Data reduction methods can be used to lessen the amount of data that is physically stored. This saves storage space and costs.
What does data reduction mean?¶
The term data reduction covers various methods used to optimize capacity. Such methods aim to reduce the amount of data being stored. With data volumes increasing worldwide, data reduction is necessary to ensure resource- and cost-efficiency when storing data.
Data reduction can be carried out through data compression and deduplication. While lossless compression uses redundancies within a file to compress data, deduplication algorithms match data across files to avoid repetition.
What is deduplication?¶
Deduplication is a process of data reduction that is essentially based on preventing data redundancies in the storage system. It can be implemented either at the storage target or at the data source. A deduplication engine is used, which uses special algorithms to identify and eliminate redundant files or data blocks. The main area of application for deduplication is data backup.

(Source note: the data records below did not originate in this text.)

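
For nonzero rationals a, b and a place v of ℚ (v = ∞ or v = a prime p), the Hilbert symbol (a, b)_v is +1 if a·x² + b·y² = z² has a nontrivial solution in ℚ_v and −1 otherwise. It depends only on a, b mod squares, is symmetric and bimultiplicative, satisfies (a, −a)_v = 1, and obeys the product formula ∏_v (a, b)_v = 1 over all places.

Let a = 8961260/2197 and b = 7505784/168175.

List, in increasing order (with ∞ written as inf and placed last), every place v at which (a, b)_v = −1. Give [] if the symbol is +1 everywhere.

[5, 13]

(a, b) ≡ (455, 2002) mod (ℚ^×)²; places V = {2, 3, 5, 7, 11, 13, 23, 31, ∞}.
(a,b)_13: α=-3, u≡9; β=1, v≡11 (mod 13); (9|13)=+1, (11|13)=-1; sign (−1)^0·+1^1·-1^-3 = -1.
(a,b)_11: α=2, u≡1; β=1, v≡2 (mod 11); (1|11)=+1, (2|11)=-1; sign (−1)^0·+1^1·-1^2 = +1.
(a,b)_7: α=1, u≡1; β=-1, v≡6 (mod 7); (1|7)=+1, (6|7)=-1; sign (−1)^1·+1^-1·-1^1 = +1.
(a,b)_∞: sgn(455)=+, sgn(2002)=+, so +1.
(a,b)_2: α=2, β=3; u≡7, v≡1 (mod 8); ε(u)ε(v)=1·0, αω(v)=2·0, βω(u)=3·0; sum ≡ 0  ⇒  +1.
(a,b)_5: α=1, u≡1; β=-2, v≡2 (mod 5); (1|5)=+1, (2|5)=-1; sign (−1)^0·+1^-2·-1^1 = -1.
(a,b)_3: α=0, u≡2; β=8, v≡1 (mod 3); (2|3)=-1, (1|3)=+1; sign (−1)^0·-1^8·+1^0 = +1.
(a,b)_23: α=2, u≡1; β=0, v≡13 (mod 23); (1|23)=+1, (13|23)=+1; sign (−1)^0·+1^0·+1^2 = +1.
(a,b)_31: α=0, u≡24; β=-2, v≡28 (mod 31); (24|31)=-1, (28|31)=+1; sign (−1)^0·-1^-2·+1^0 = +1.
(455, 2002 / ℚ) ramifies at {5, 13}: a division algebra.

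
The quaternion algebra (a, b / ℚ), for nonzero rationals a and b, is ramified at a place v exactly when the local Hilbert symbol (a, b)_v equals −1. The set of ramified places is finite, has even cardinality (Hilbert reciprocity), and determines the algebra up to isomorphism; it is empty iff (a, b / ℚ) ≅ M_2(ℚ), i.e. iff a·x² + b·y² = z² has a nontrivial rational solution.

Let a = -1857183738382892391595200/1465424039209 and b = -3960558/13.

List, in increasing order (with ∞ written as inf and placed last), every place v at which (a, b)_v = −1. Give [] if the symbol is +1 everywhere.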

The aim of data reduction using deduplication is to write only as much information on non-volatile storage media as is necessary to be able to reconstruct a file without losses. The more duplicates are deleted, the smaller the data volume that needs to be stored or transferred.
The identification of duplicates can be done at file-level with Git or Dropbox, for example. However, a more efficient method is the use of deduplication algorithms, which work on a sub-file level. To do this, files are first broken down into data blocks (chunks) and awarded unique checksums, or hash values. The tracking database, which contains every checksum, acts as a central supervisory entity.

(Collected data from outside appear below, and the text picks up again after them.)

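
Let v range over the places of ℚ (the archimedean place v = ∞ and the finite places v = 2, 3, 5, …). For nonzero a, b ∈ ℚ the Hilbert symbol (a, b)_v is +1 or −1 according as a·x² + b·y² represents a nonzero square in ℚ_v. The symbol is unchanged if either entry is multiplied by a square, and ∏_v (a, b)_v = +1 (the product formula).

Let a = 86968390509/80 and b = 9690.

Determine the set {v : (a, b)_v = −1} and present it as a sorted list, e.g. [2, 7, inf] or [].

(a, b) ≡ (6545, 9690) mod (ℚ^×)²; places V = {2, 3, 5, 7, 11, 13, 17, 19, ∞}.
(a,b)_7: α=1, u≡1; β=0, v≡2 (mod 7); (1|7)=+1, (2|7)=+1; sign (−1)^0·+1^0·+1^1 = +1.
(a,b)_3: α=2, u≡2; β=1, v≡2 (mod 3); (2|3)=-1, (2|3)=-1; sign (−1)^0·-1^1·-1^2 = -1.
(a,b)_19: α=2, u≡6; β=1, v≡16 (mod 19); (6|19)=+1, (16|19)=+1; sign (−1)^0·+1^1·+1^2 = +1.
(a,b)_11: α=3, u≡4; β=0, v≡10 (mod 11); (4|11)=+1, (10|11)=-1; sign (−1)^0·+1^0·-1^3 = -1.
(a,b)_∞: sgn(6545)=+, sgn(9690)=+, so +1.
(a,b)_2: α=-4, β=1; u≡1, v≡5 (mod 8); ε(u)ε(v)=0·0, αω(v)=-4·1, βω(u)=1·0; sum ≡ 0  ⇒  +1.
(a,b)_5: α=-1, u≡4; β=1, v≡3 (mod 5); (4|5)=+1, (3|5)=-1; sign (−1)^0·+1^1·-1^-1 = -1.
(a,b)_13: α=2, u≡8; β=0, v≡5 (mod 13); (8|13)=-1, (5|13)=-1; sign (−1)^0·-1^0·-1^2 = +1.
(a,b)_17: α=1, u≡14; β=1, v≡9 (mod 17); (14|17)=-1, (9|17)=+1; sign (−1)^0·-1^1·+1^1 = -1.
Ram(6545, 9690) = {3, 5, 11, 17}; no ℚ_3-point on the conic.

[3, 5, 11, 17]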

The block-based deduplication methods can be broken down into two variations:
- Fixed block length: Files are divided into sections of exactly the same length based on the cluster size of the file or RAID system (typically 4 KB)
- Variable block length: The algorithm divides the data into different blocks, the length of which varies depending on the type of data to be processed.
The way blocks are divided has a massive influence on the efficiency of the data duplication. This is especially noticeable when deduplicated files are subsequently modified. When using fixed block sizes, if a file is changed, all subsequent segments are also classified as new by the deduplication algorithm due to the shift in block boundaries. This increases the computing effort and use of bandwidth.
If, on the other hand, an algorithm uses variable block boundaries, the modifications of an individual data block have no effect on the next segments. Instead, the modified data block is simply extended and stored with the new bytes. This relieves the burden on the network. However, the flexibility of the file changes is more computing-intensive, as the algorithm must first find out how the chunks are split up.
Cloud backup from IONOS
Make costly downtime a thing of the past and back up your business the easy way!
What is data compression?¶
In data compression, files are converted into an alternative format, which is more efficient than the original. The aim of this type of data reduction is to reduce the required memory space as well as the transfer time. A coding gain like this can be achieved with two different approaches:
- Redundancy compression: With lossless data compression, data can be decompressed precisely after compression. Input and output data is therefore identical. This kind of compression is only possible when a file contains redundant information.
- Irrelevance compression: With lossy compression, irrelevant information is deleted to compress a file. This is always accompanied by a loss of data. There is only an approximate recovery of the original data after an irrelevance compression. The process for classifying data as irrelevant is discretionary. In an audio compression via MP3, for example, the frequency patterns removed are those that are assumed to be hardly or not at all heard by humans.
While compression on the storage system level is essentially loss-free, data losses in other areas, such as image, video and audio transfers, are deliberately accepted to reduce file size.
Both the encoding and decoding of a file require computational effort. This primarily depends on the compression method that is used. While some techniques aim for the most compact representation of the original data, others focus on reducing the required computation time. The choice of compression method is therefore always dependent on the requirements of the project or task it is being used for.
Which data reduction method is better?¶
In order to implement backup procedures or optimize storage in standard file systems, companies generally rely on deduplication. This is mainly due to the fact that deduplication systems are extremely efficient when identical files need to be stored.
Data compression methods, on the other hand, are generally associated with higher computing costs and therefore require more complex platforms. Storage systems that have a combination of both data reduction methods can be used most effectively. First, redundancies are removed from the files to be stored using deduplication, and then the remaining data is compressed.